Но только теперь я понимаю, как часто мать оставалась голодной, так или иначе, подсовывая нам лишний кусочек. Каких усилий и ухищрений стоило ей накормить нас с отцом и не встающую с постели мать.

Через тридцать лет я не нашел даже в кладбищенских книгах места бабушкиного захоронения.

Какое-то незнакомое чувство возникло во мне на кладбище. Мне вдруг захотелось помолиться. Но я не знал молитв и не знал, о чем молиться. Не научен. Священника, который мог бы прочесть молитву, тоже не оказалось,- рабочий день уже закончился. И даже не было нищих, которым я мог бы подать милостыню. Да, по-моему, на этом кладбище и не могли, в принципе, находиться нищие.

Некогда убогое кладбище, окруженное теперь городом, процветало, если так можно выразиться о кладбище.

Помпезные памятники большей частью бесвкусные, иногда удивительно лиричные, но обязательно дорогие, возвышались над могилами. Казалось, что богатством памятников родственники одних усопших хотели сказать другим: а мы наших покойников любим больше, чем вы своих. А может быть, просто успокаивали свою совесть?

Да и у кого из нас чиста совесть перед пркойными? Хотя бы потому, что мы живы а они нет, и исправить уже ничего нельзя.
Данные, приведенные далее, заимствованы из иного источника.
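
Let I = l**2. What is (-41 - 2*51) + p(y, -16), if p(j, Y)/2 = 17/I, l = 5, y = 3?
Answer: -3541/25 ≈ -141.64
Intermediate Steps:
I = 25 (I = 5**2 = 25)
p(j, Y) = 34/25 (p(j, Y) = 2*(17/25) = 34/25)
(-41 - 2*51) + p(y, -16) = (-41 - 2*51) + 34/25 = (-41 - 102) + 34/25 = -143 + 34/25 = -3541/25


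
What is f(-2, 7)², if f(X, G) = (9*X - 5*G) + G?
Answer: 2116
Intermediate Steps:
f(X, G) = -4*G + 9*X (f(X, G) = (-5*G + 9*X) + G = -4*G + 9*X)
f(-2, 7)² = (-4*7 + 9*(-2))² = (-28 - 18)² = (-46)² = 2116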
С тех пор прошло больше половины моей жизни. Дом, расположенный в самом центре города, всего в двухстах метрах от Баксовета и Азербайджанской Академии Наук, полувросшая в землю хибара. Дверь, выходящая прямо во двор, окно, забранное по бакинскому обычаю металлической решеткой, оберегавшей наши жалкие пожитки эвакуированных в душные бакинские ночи, когда все окна города - настежь.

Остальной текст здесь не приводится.